Pretty slick to split the on board charger into two pieces. Still, I don't see the advantage over direct connection. Our thought was that if one is going to go to all this effort why not just make a probe/port connector mechanism (
). This would also allow for manually driven or autonomous connectivity. Also, with this split charger inductive means, you still need to have a way to charge it from a straight grid connection. So double the circuitry (or 1.5 times?)
But either way, or some other way, needs to become a standard for it to do much good.
That is really good work. Thanks for posting. And I think each of the perspectives have a lot of merit.
Here are some adjustments in reverse order
n) Yeah, there needs to be a standard, or defacto standard. Tesla, or Toyota, or some China based manufacturer could make a defacto standard exist. My experience with standards bodies is that there are people who are participating that are paid to serve the interests of their employers. Defacto standards work better. This approach is about safety and efficiency. I am not sure the luxury market cares enough about efficiency for this.
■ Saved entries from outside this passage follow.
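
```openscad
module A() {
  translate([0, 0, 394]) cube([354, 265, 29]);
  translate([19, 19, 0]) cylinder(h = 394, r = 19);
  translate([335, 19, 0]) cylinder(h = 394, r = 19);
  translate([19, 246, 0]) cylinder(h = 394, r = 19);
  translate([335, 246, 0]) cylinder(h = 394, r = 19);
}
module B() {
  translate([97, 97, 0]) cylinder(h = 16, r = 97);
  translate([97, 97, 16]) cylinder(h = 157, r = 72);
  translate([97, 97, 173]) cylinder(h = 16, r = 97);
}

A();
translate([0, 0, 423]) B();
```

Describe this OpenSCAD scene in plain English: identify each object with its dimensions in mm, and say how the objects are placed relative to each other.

A is a four-legged stool. The seat is 354×265 mm, 29 mm thick, top at z = 423 mm. It stands on four round legs, each 38 mm in diameter, from z = 0 to the seat underside, each leg's axis is inset half a diameter from the nearest pair of seat edges (so the leg's bounding box is flush with the corner).

B is a spool: two coaxial disc flanges of radius 97 mm and thickness 16 mm, joined by a core cylinder of radius 72 mm and height 157 mm. The lower flange rests on z = 0 and the three cylinders share a vertical axis.

The spool is on top of the stool.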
n-1) There is actually very little of the split circuit that ends up in the car. About 1/4 of the losses (1% of total power delivered, as we expect 96% efficiency) with no active switching devices - just diodes, capacitors and feedback. It is about 1/6th of the circuit that is in the car by PCB area.
Let's look at the part that goes in the diffuser of the car. That is an 8 inch caliper for reference. The alignment is planar on the sloped surface to accommodate suspension travel and asymmetries. Using the slope of the diffuser accommodates a lot of suspension ambiguity.
This next picture shows two Litz wire secondary windings, one shown with the oversized return ferrite core that helps control magnetic fields. These two power trains could be interleaved to provide more than enough capacity for home charging for daily commutes. ~7-10 kW.
One would provide 3.6 kW.
The circuitry to smooth the sinusoidal waveform is smaller than a human hand.
This next picture is for completeness (looking up from the pavement). The flash shows where the primary windings and ferrite center leg goes. This active area is 2 inches wider than it has to be.
I think there is enough window to manually park with a back up camera with some on screen sighting assist.
n-2) Yes, there needs to be a conventional onboard charger. Here are some, slightly convoluted, thoughts on that... If super charging and close coupled inductive charging at home are the primary mechanisms for charging, the onboard charger may become vestigial. In the interim, yes.
n-3) The advantages over direct connection are:
a) This is designed for multiuser parking spots. Although it can be implemented in a dedicated spot as a docking post, the objective is flat (< 2.5 inches tall) or subsurface in non-controlled environments. It can be driven over by an F-250 with no damage. It is salt and ammonia impervious. Flooding is not a problem and the target service interval is 10 years. The goal would be that a city or condominium could install this without objection, or service, or vandalism for a long time.
c) Perception of safety. Think about how electric toothbrushes are charged. Do you want a direct connection right beside the sink? There are also benefits of not hooking some utility grounds to the frame of the vehicle during lightning storms.
The goal is inductive charging benefits, with much better efficiency (half the carbon footprint of the latest technology), much lower "on vehicle" weight, and much lower costs (the baseline power supply we are splitting 5/6ths to 1/6th sells for $300).
The close coupling does not have the luxury feel, so you really have to care about efficiency and (perception of) safety to implement something like this.
Note: my employer does consider this as IP, so I have to say patent pending.